La situation de l’emploi dans le secteur des télécoms inquiète le gouvernement qui a, notamment, demandé la création d'un Observatoire. Est-il dans son rôle en évoquant ces questions ou celles-ci relèvent-elles exclusivement de la compétence de l'ARCEP ?

Le Gouvernement est parfaitement dans son rôle lorsqu’il évoque ces sujets. Et nous souscrivons bien évidemment à ses objectifs concernant les investissements et l'emploi. L’Arcep s’efforce de créer un cadre sécurisant pour les acteurs qui nous demandent avant tout de leur apporter de la prévisibilité en fixant des règles claires et stables afin qu’ils puissent prendre leurs décisions d’investissement en connaissance de cause : dans les 10 ou 15 prochaines années, ils vont ainsi investir une trentaine de milliards d'euros dans les réseaux fixes ou mobiles à très haut débit, ce qui va entraîner la création d’un nombre très important d’emplois. En effet, le génie civil représente 80% du coût de construction de ces nouveaux réseaux et sera un gros pourvoyeur d’emplois non délocalisables.

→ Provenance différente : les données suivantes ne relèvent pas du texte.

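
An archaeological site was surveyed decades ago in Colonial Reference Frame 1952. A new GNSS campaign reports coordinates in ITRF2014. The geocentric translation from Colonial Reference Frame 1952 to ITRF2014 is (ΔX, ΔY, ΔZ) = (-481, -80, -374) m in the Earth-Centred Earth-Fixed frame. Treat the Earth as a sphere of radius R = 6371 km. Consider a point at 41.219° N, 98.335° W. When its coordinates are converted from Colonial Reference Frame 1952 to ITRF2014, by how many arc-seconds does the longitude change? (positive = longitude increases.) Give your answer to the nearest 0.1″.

Δλ = -20.0″

sin φ = 0.658939, cos φ = 0.752196, sin λ = -0.989437, cos λ = -0.144961.
East component: ΔE = −sin λ·ΔX + cos λ·ΔY = −(-0.989437)(-481) + (-0.144961)(-80) = -464.32 m.
1° of latitude spans πR/180 = 111195 m; at latitude φ, 1° of longitude spans that × cos φ = 83640.4 m, so Δλ = -464.32 / 83640.4 × 3600 = -19.985″.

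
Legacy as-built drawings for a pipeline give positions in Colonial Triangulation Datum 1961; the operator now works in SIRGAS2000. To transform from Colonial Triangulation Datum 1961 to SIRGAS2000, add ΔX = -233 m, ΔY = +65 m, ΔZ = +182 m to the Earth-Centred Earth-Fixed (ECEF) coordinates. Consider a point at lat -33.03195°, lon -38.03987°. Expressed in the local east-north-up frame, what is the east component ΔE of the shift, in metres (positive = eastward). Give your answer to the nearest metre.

ΔE = -92 m

The local east axis at (φ, λ) is (−sin λ, cos λ, 0), so ΔE = −sin(-38.03987°)·(-233) + cos(-38.03987°)·65 = -92.38 m.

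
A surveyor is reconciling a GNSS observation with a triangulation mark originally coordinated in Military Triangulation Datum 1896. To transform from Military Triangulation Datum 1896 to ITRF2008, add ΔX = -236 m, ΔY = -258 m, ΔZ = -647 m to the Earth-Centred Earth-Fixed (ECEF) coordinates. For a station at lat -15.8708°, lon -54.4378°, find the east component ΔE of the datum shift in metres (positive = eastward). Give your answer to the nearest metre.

The local east axis at (φ, λ) is (−sin λ, cos λ, 0), so ΔE = −sin(-54.4378°)·(-236) + cos(-54.4378°)·(-258) = -342.03 m.

ΔE = -342 m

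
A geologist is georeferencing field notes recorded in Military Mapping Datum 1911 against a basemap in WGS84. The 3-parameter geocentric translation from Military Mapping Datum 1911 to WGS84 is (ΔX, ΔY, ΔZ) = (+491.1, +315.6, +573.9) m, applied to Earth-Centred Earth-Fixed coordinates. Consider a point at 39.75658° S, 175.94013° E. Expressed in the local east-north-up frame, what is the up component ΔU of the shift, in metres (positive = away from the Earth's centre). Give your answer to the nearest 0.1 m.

ΔU = -726.4 m

At φ = -39.75658°, λ = 175.94013°: sin φ = -0.639527, cos φ = 0.768768, sin λ = 0.070799, cos λ = -0.997491.
ΔU = cos φ cos λ·ΔX + cos φ sin λ·ΔY + sin φ·ΔZ = (0.768768)(-0.997491)(491.1) + (0.768768)(0.070799)(315.6) + (-0.639527)(573.9) = -726.44 m.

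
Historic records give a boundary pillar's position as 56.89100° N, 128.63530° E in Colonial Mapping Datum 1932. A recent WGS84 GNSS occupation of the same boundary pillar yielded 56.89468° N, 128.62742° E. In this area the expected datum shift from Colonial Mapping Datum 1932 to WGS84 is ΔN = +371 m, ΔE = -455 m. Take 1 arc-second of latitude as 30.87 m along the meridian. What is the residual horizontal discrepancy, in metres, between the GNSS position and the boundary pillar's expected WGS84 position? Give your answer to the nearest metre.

45 m

Observed coordinate differences: Δφ = +0.00368°, Δλ = -0.00788°.
Converting to metres (1° lat = 111132 m, cos φ = 0.546234): observed ΔN = 409.0 m, observed ΔE = -478.3 m.
Subtracting the expected shift leaves a residual of 409.0 − (371) = 38.0 m north and -478.3 − (-455) = -23.3 m east.
Residual distance = √(38.0² + (-23.3)²) = 44.6 m.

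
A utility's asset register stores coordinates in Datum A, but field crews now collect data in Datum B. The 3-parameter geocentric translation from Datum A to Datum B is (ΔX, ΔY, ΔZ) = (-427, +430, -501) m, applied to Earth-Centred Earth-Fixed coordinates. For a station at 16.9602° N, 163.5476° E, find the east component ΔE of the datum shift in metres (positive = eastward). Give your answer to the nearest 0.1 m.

The local east axis at (φ, λ) is (−sin λ, cos λ, 0), so ΔE = −sin(163.5476°)·(-427) + cos(163.5476°)·430 = -291.46 m.

ΔE = -291.5 m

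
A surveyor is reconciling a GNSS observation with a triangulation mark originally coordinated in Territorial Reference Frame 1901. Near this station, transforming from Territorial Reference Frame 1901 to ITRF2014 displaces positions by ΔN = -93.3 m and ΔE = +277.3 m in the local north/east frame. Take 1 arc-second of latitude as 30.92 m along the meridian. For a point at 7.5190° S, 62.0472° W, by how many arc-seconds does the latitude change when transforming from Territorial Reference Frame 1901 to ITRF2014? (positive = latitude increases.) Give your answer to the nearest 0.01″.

Δφ = -3.02″

1″ of latitude = 30.92 m, so Δφ = -93.3 / 30.92 = -3.017″.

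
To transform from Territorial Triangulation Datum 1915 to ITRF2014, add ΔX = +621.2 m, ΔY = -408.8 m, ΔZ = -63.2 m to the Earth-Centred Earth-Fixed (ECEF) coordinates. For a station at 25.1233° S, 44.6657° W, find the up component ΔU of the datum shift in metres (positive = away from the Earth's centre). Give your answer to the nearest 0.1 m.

ΔU = 687.0 m

At φ = -25.1233°, λ = -44.6657°: sin φ = -0.424568, cos φ = 0.905396, sin λ = -0.702969, cos λ = 0.711220.
ΔU = cos φ cos λ·ΔX + cos φ sin λ·ΔY + sin φ·ΔZ = (0.905396)(0.711220)(621.2) + (0.905396)(-0.702969)(-408.8) + (-0.424568)(-63.2) = 687.03 m.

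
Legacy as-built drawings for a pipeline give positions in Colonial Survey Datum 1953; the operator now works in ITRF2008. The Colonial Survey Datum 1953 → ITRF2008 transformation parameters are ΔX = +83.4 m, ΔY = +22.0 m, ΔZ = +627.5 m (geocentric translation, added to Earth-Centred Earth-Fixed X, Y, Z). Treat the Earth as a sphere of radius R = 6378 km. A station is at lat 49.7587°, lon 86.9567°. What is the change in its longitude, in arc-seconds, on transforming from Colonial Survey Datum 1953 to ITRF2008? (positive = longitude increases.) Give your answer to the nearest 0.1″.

Δλ = -4.1″

sin φ = 0.763331, cos φ = 0.646008, sin λ = 0.998590, cos λ = 0.053091.
East component: ΔE = −sin λ·ΔX + cos λ·ΔY = −(0.998590)(83.4) + (0.053091)(22.0) = -82.11 m.
1° of latitude spans πR/180 = 111317 m; at latitude φ, 1° of longitude spans that × cos φ = 71911.7 m, so Δλ = -82.11 / 71911.7 × 3600 = -4.111″.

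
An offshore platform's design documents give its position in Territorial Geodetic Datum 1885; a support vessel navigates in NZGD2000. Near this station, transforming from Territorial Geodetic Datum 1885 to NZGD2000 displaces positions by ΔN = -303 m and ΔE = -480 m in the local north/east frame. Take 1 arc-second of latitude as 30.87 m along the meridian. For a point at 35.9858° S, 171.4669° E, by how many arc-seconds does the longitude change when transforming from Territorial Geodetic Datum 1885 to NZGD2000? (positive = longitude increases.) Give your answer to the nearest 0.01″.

Δλ = -19.22″

At latitude -35.9858°, cos φ = 0.809163.
1″ of longitude at this latitude = 30.87 × cos φ = 24.9789 m, so Δλ = -480.0 / 24.9789 = -19.216″.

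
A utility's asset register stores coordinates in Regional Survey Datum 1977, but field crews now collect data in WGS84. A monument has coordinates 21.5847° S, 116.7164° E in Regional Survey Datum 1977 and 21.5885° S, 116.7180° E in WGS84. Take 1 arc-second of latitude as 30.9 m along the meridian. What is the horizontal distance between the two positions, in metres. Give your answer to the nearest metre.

454 m

Δφ = -21.5885° − -21.5847° = -0.0038°; Δλ = 116.7180° − 116.7164° = +0.0016°.
1° of latitude = 3600 × 30.90 = 111240 m.
ΔN = Δφ × 111240 = -422.7 m; ΔE = Δλ × 111240 × cos(-21.5847°) = +0.0016 × 111240 × 0.929875 = 165.5 m.
Distance = √(ΔE² + ΔN²) = √(165.5² + (-422.7)²) = 454.0 m.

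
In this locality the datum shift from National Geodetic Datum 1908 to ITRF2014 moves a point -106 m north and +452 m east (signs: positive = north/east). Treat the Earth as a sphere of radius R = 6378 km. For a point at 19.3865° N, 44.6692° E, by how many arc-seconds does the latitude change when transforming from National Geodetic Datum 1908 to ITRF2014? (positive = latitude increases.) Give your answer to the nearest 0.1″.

On a sphere of radius R, 1 rad of latitude = R, so Δφ = ΔN / R = -106.0 / 6378000 = -1.6620e-05 rad = -3.428″.

Δφ = -3.4″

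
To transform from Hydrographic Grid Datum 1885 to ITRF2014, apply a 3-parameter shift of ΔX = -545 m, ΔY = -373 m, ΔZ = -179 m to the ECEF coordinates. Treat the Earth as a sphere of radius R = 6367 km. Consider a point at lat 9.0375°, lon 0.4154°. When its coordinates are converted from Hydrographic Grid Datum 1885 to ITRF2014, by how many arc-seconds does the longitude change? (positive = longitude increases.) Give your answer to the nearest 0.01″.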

Lors de la présentation des résultats trimestriels des concurrents de Free, ces derniers ont souligné que l’arrivée du quatrième opérateur de téléphonie mobile aurait un effet négatif sur l’emploi.

 

Il y a un énorme malentendu sur ce point : on entend souvent que la concurrence détruit des emplois. Or, aux Etats-Unis, où la concurrence est très limitée, non seulement les prix sont très élevés - 100 dollars pour le "triple play", contre 35 euros environ en France - mais surtout les opérateurs ont réduit de 27% leurs effectifs en 10 ans, contre 11% en France sur la même période ! La concentration génère plus de destructions d'emplois que la concurrence. En revanche, en France, en 15 ans, une régulation équilibrée a contribué à faire baisser les prix, tout en permettant un très fort développement des usages. L’argent économisé par le consommateur s’est reporté sur d'autres secteurs, ce qui est bénéfique pour l'ensemble de l'économie du pays. Le développement des usages numériques a d’autres effets bénéfiques – des externalités positives pour reprendre le langage des économistes : on estime ainsi que le secteur de l’économie numérique (ex TIC) est passé d’environ 300 000 à près d’1 million d’emplois sur 15 ans.

Le marché de la téléphonie mobile est en croissance, certes, mais l'arrivée de Free a eu indéniablement un effet sur les marges des trois opérateurs : estimez-vous qu'elles sont encore à un niveau suffisant pour leur permettre d'investir ?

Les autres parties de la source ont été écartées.